Speaking on a panel about the state of private markets on Wednesday, Jhaveri and other executives discussed the opportunities and challenges facing private credit amid the ongoing Middle East conflict and retail investors’ concerns about direct lenders’ exposure to software companies being disrupted by artificial intelligence.

Jhaveri said his firm welcomes recent scrutiny from regulators and ratings agencies into Kuvare’s balance sheet and the rationale for deploying policyholder dollars into private credit investments.

“This is the power of having a strong, long-duration, long-term balance sheet,” Jhaveri said. “We have the benefit and curse of trying to figure out how to invest $6 billion of policyholder premiums every year.”

Kuvare was among a group of firms that purchased a $1.4 billion loan portfolio from private credit lender Blue Owl in February in order to address investor redemption requests at its funds. Jhaveri highlighted the returns made by Kuvare on the purchase.

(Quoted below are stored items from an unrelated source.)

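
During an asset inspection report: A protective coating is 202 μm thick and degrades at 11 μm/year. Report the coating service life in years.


Service life = thickness / degradation rate
Life = 202 / 11 = 18.4 years

18.4 years


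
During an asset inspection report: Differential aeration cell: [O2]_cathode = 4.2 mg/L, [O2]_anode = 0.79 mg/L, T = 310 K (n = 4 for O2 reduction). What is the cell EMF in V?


Apply the Nernst concentration-cell relation: E = (RT/nF)*ln(C_cathode/C_anode)
RT/nF = 8.314*310/(4*96485) = 0.00667808 V
ln(4.2/0.79) = 1.67081
E = 0.00667808 * 1.67081 = 0.01116 V

0.01116 V


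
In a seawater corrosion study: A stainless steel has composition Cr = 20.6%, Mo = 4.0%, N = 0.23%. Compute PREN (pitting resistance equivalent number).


Apply the PREN formula: PREN = Cr + 3.3*Mo + 16*N
PREN = 20.6 + 3.3*4.0 + 16*0.23
PREN = 20.6 + 13.2 + 3.68 = 37.48

37.48


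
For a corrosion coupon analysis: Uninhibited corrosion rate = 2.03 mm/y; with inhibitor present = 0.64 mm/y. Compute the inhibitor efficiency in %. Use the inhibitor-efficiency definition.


Apply the inhibitor-efficiency definition: IE = (CR_blank − CR_inh)/CR_blank × 100
IE = (2.03 − 0.64) / 2.03 × 100
IE = 1.39 / 2.03 × 100 = 68.5 %

68.5 %


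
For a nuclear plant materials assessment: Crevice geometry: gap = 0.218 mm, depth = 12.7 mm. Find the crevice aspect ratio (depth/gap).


Aspect ratio = depth / gap
Ratio = 12.7 / 0.218 = 58.3

58.3


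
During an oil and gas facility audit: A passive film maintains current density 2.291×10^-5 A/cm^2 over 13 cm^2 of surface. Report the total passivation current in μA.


I = i_pass * A, then convert A → μA (×10^6)
I = 2.291×10^-5 * 13 * 10^6 = 297.83 μA

297.83 μA


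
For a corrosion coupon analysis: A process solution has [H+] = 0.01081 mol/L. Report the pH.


pH = −log10[H+]
pH = −log10(0.01081) = 1.97

1.97


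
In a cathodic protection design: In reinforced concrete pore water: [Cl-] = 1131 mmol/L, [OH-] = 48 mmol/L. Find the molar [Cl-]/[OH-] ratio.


Threshold parameter = [Cl-] / [OH-] (molar basis; both in mmol/L, so units cancel)
Ratio = 1131 / 48 = 23.56

23.56


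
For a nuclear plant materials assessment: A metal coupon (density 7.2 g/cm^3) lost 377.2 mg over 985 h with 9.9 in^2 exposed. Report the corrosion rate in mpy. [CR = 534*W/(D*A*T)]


Apply the mpy weight-loss relation: CR = 534 * W / (D * A * T)
Numerator: 534 * 377.2 = 201424.8
Denominator: 7.2 * 9.9 * 985 = 70210.8
CR = 201424.8 / 70210.8 = 2.869 mpy

2.869 mpy


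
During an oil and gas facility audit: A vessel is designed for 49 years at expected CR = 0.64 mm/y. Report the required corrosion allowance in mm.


Corrosion allowance = CR × design life
CA = 0.64 * 49 = 31.36 mm

31.36 mm


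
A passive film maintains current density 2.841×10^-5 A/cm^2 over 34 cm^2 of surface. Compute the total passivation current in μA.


I = i_pass * A, then convert A → μA (×10^6)
I = 2.841×10^-5 * 34 * 10^6 = 965.94 μA

965.94 μA


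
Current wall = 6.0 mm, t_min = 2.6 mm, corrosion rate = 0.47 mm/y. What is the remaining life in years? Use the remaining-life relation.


Apply the remaining-life relation: RL = (t_current − t_min) / CR
RL = (6.0 − 2.6) / 0.47 = 3.4 / 0.47 = 7.2 years

7.2 years


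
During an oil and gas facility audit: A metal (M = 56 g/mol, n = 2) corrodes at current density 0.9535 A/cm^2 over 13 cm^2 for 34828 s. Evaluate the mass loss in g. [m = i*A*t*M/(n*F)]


Apply Faraday's law: m = i*A*t*M / (n*F)
Total charge passed Q = i*A*t = 0.9535*13*34828 = 431710.474 C
m = Q*M/(n*F) = 431710.474*56/(2*96485) = 125.283 g

125.283 g


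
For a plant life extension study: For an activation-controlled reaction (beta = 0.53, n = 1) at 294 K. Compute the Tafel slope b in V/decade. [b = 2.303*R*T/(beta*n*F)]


Apply the Tafel slope relation: b = 2.303*R*T/(beta*n*F)
Numerator: 2.303 * 8.314 * 294 = 5629.26
Denominator: 0.53 * 1 * 96485 = 51137.05
b = 5629.26 / 51137.05 = 0.11 V/decade

0.11 V/decade


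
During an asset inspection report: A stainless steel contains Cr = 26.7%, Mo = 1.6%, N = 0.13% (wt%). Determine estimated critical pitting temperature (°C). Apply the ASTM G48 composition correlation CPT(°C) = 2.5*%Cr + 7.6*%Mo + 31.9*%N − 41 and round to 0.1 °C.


Apply the ASTM G48 empirical CPT estimate: CPT(°C) = 2.5*%Cr + 7.6*%Mo + 31.9*%N − 41
2.5*26.7 = 66.75; 7.6*1.6 = 12.16; 31.9*0.13 = 4.147
CPT = 66.75 + 12.16 + 4.147 − 41 = 42.057 °C
Rounded to 0.1 °C: CPT ≈ 42.1 °C

42.1 °C


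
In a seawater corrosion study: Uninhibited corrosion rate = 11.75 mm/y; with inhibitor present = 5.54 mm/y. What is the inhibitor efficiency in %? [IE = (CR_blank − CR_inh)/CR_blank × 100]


Apply the inhibitor-efficiency definition: IE = (CR_blank − CR_inh)/CR_blank × 100
IE = (11.75 − 5.54) / 11.75 × 100
IE = 6.21 / 11.75 × 100 = 52.9 %

52.9 %


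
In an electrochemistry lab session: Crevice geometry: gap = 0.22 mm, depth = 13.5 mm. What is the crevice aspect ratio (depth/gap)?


Aspect ratio = depth / gap
Ratio = 13.5 / 0.22 = 61.4

61.4


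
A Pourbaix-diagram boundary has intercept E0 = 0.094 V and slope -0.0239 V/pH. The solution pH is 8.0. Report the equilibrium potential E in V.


Apply the Pourbaix line equation: E = E0 + slope*pH
E = 0.094 + (-0.0239)*8.0 = 0.094 + (-0.1912) = -0.0972 V
Rounded to 4 decimal places: E = -0.0972 V

-0.0972 V


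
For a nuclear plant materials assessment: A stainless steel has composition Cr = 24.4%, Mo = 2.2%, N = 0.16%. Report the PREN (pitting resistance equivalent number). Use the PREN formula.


Apply the PREN formula: PREN = Cr + 3.3*Mo + 16*N
PREN = 24.4 + 3.3*2.2 + 16*0.16
PREN = 24.4 + 7.26 + 2.56 = 34.22

34.22


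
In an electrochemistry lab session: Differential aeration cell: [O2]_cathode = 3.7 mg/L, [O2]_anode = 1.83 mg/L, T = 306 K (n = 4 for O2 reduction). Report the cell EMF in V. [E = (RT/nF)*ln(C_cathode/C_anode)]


Apply the Nernst concentration-cell relation: E = (RT/nF)*ln(C_cathode/C_anode)
RT/nF = 8.314*306/(4*96485) = 0.00659192 V
ln(3.7/1.83) = 0.70402
E = 0.00659192 * 0.70402 = 0.00464 V

0.00464 V


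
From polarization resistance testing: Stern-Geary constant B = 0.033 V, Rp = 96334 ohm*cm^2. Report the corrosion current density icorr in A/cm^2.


Apply the Stern-Geary relation: icorr = B / Rp
icorr = 0.033 / 96334 = 3.426×10^-7 A/cm^2

3.426×10^-7 A/cm^2


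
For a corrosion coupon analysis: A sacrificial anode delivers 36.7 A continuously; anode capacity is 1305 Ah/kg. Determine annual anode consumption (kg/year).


Annual consumption = current * hours per year / capacity
Rate = 36.7 * 8760 / 1305 = 246.4 kg/year

246.4 kg/year


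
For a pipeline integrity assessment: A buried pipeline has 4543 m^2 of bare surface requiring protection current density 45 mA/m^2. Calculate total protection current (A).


I = area * current density, then convert mA → A (÷1000)
I = 4543 * 45 / 1000 = 204.44 A

204.44 A


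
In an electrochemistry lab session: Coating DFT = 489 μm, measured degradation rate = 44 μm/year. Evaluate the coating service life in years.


Service life = thickness / degradation rate
Life = 489 / 44 = 11.1 years

11.1 years


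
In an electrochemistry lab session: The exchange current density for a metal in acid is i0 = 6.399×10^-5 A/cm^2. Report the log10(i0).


i0 = 6.399×10^-5 A/cm^2
log10(i0) = -4.194

-4.194


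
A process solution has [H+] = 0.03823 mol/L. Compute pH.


pH = −log10[H+]
pH = −log10(0.03823) = 1.42

1.42


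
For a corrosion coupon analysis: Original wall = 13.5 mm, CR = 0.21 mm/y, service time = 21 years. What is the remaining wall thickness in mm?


Remaining wall = original − CR × time
t = 13.5 − 0.21*21 = 13.5 − 4.41 = 9.09 mm

9.09 mm


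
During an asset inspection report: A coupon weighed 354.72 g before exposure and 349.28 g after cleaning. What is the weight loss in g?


Weight loss = initial − final
WL = 354.72 − 349.28 = 5.44 g

5.44 g


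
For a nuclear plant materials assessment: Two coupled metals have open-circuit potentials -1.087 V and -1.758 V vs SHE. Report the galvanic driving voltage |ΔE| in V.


Driving voltage is the absolute potential difference.
|ΔE| = |-1.087 − (-1.758)| = 0.671 V

0.671 V


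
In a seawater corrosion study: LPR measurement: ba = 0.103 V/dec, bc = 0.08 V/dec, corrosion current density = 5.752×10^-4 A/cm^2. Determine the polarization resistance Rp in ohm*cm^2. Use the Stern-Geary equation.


Apply the Stern-Geary equation: Rp = ba*bc / (2.303*icorr*(ba+bc))
ba*bc = 0.103*0.08 = 0.00824
ba+bc = 0.183; 2.303*icorr*(ba+bc) = 2.303*5.752×10^-4*0.183 = 2.4241746×10^-4
Rp = 0.00824 / 2.4241746×10^-4 = 34.0 ohm*cm^2

34.0 ohm*cm^2


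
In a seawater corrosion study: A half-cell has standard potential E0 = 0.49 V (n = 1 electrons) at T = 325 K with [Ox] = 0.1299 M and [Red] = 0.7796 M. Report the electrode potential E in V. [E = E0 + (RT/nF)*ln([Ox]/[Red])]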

Speaking on a second panel about the recent private credit stress, DoubleLine CEO Jeffrey Gundlach highlighted the risks linked to lenders’ growing use of payment-in-kind, wherein a borrower adds unpaid interest to a loan’s principal. He also said lenders have been overvaluing many of these loans in their marks. 

“They’re not performing, but they’re on the books as performing,” Gundlach said. “You should be marking that loan down very significantly,” he later added.

Kristofer Kraus, global co-head of asset-based finance at PIMCO, said a looming wall of maturing private credit loans to software and other businesses also poses risks to lender portfolios.

“I think in ’28 and ’29 is when you really begin to have some pretty material sizes that need to work their way through the system,” Kraus said. “So I think that that’s going to be part of that opportunity set that, I think, has become a lot more interesting as we look at direct lending and how some of these names are, frankly, going to have to be refinanced.” 

DoubleLine and PIMCO did not immediately respond to requests for comment.